Foto: Martin Dahinden

Es ist noch nicht lange her, da war vom Nutzen der städtischen Verdichtung und vom Segen der Grossraumbüros die Rede. Damit schien man gerüstet für die Zukunft doch nun ist diese früher eingetreten und in ganz anderer Form als erwartet: Anstatt Büroangestellte in einen vermeintlich beglückenden kommunikativen Austausch zu versetzen, werden sie ins Homeoffice ausgelagert, wo sie isoliert ihrer Arbeit nachgehen und über die Auflösung der Grenzen zwischen Privatheit und Öffentlichkeit sinnieren können.

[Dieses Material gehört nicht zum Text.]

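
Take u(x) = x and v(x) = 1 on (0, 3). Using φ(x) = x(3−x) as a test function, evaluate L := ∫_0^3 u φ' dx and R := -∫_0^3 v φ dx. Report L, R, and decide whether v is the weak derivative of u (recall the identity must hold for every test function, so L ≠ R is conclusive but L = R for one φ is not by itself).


LHS = -9/2, RHS = -9/2. Yes, v = u' weakly.

u(x) = x, classical derivative u'(x) = 1.
φ(x) = x(3−x), so φ'(x) = 3 - 2*x.
Note φ(0) = φ(3) = 0, so the boundary term u·φ vanishes.
LHS = ∫_0^3 u(x) φ'(x) dx = ∫_0^3 (-2*x^2 + 3*x) dx. Term by term:
  ∫_0^3 -2*x^2 dx = -18;  ∫_0^3 3*x dx = 27/2.
Sum: -18 + 27/2 = -9/2.
So LHS = -9/2.
∫_0^3 v(x) φ(x) dx = ∫_0^3 (-x^2 + 3*x) dx. Term by term:
  ∫_0^3 -x^2 dx = -9;  ∫_0^3 3*x dx = 27/2.
Sum: -9 + 27/2 = 9/2.
So RHS = -∫_0^3 v(x) φ(x) dx = -9/2.
LHS = RHS, so the identity holds for this test φ.
Moreover u is smooth here and v(x) = u'(x) = 1 pointwise, so the identity holds for every test function. Hence v is the weak derivative of u.


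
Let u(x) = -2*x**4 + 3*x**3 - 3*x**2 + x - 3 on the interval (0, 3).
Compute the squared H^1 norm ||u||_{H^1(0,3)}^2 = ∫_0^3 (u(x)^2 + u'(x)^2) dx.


||u||_{H^1}^2 = 897213/70

The H^1 norm (squared) on an interval (0, L) is
  ||u||_{H^1}^2 = ∫_0^L u(x)^2 dx + ∫_0^L u'(x)^2 dx.
Compute u'(x) = -8*x**3 + 9*x**2 - 6*x + 1.
Then u(x)^2 = 4*x**8 - 12*x**7 + 21*x**6 - 22*x**5 + 27*x**4 - 24*x**3 + 19*x**2 - 6*x + 9 and u'(x)^2 = 64*x**6 - 144*x**5 + 177*x**4 - 124*x**3 + 54*x**2 - 12*x + 1.
Integrate each monomial from 0 to 3 using ∫_0^3 c·x^n dx = c·3^(n+1)/(n+1):
  ∫_0^3 u(x)^2 dx = ∫_0^3 (4*x^8 - 12*x^7 + 21*x^6 - 22*x^5 + 27*x^4 - 24*x^3 + 19*x^2 - 6*x + 9) dx. Term by term:
    ∫_0^3 4*x^8 dx = 8748;  ∫_0^3 -12*x^7 dx = -19683/2;  ∫_0^3 21*x^6 dx = 6561;
    ∫_0^3 -22*x^5 dx = -2673;  ∫_0^3 27*x^4 dx = 6561/5;  ∫_0^3 -24*x^3 dx = -486;
    ∫_0^3 19*x^2 dx = 171;  ∫_0^3 -6*x dx = -27;  ∫_0^3 9 dx = 27.
  Sum: 8748 − 19683/2 + 6561 − 2673 + 6561/5 − 486 + 171 − 27 + 27 = 37917/10.
  ∫_0^3 u'(x)^2 dx = ∫_0^3 (64*x^6 - 144*x^5 + 177*x^4 - 124*x^3 + 54*x^2 - 12*x + 1) dx. Term by term:
    ∫_0^3 64*x^6 dx = 139968/7;  ∫_0^3 -144*x^5 dx = -17496;  ∫_0^3 177*x^4 dx = 43011/5;
    ∫_0^3 -124*x^3 dx = -2511;  ∫_0^3 54*x^2 dx = 486;  ∫_0^3 -12*x dx = -54;
    ∫_0^3 1 dx = 3.
  Sum: 139968/7 − 17496 + 43011/5 − 2511 + 486 − 54 + 3 = 315897/35.
Adding: ||u||_{H^1}^2 = 37917/10 + 315897/35 = 897213/70.


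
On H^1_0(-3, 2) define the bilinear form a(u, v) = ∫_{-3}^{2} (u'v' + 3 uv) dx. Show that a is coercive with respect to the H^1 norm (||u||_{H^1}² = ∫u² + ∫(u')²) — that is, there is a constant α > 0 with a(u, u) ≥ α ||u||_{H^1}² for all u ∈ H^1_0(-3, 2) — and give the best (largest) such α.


α = 1

Coercivity of a(·,·) on H^1_0(-3, 2) means a(u, u) ≥ α ||u||_{H^1}² for every u ∈ H^1_0.
The interval has length L = 5, and Poincaré/coercivity depend only on L. Here a(u, u) = ∫(u')² + (3)·∫u².
Here c = 3 ≥ 1, so a(u,u) = ∫(u')² + c∫u² ≥ ∫(u')² + ∫u² = ||u||_{H^1}², i.e. α = 1 works. No larger α is possible: a(u,u) ≥ α||u||_{H^1}² means (1−α)∫(u')² ≥ (α−c)∫u², and for the modes u_n = sin(nπ(x−x₀)/L) (x₀ the left endpoint) one has ∫u_n²/∫(u_n')² = (L/(nπ))² → 0, so a(u_n,u_n)/||u_n||_{H^1}² → 1. Hence the optimal constant is α = 1.
Therefore α = 1.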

Die Corona-Krise, die Zerstreuung und Ablenkung in Begegnungszonen verbietet, wirft die Menschen auf sich selbst und ihre Kleinfamilien zurück. Zieht es sie in dieser Phase des erzwungenen Rückzugs dorthin, wo sie ursprünglich herkommen? Jedenfalls sind die Wälder vor allem unweit der Städte, in denen die Flaniermeilen an den Seen gesperrt sind, dermassen bevölkert wie nie zuvor. Es sieht ganz so aus, als ob man sich im ökologischen Zeitalter, zumindest in unseren Breitengraden, auf die Tradition der Romantik und deren Gedankengut besinnt.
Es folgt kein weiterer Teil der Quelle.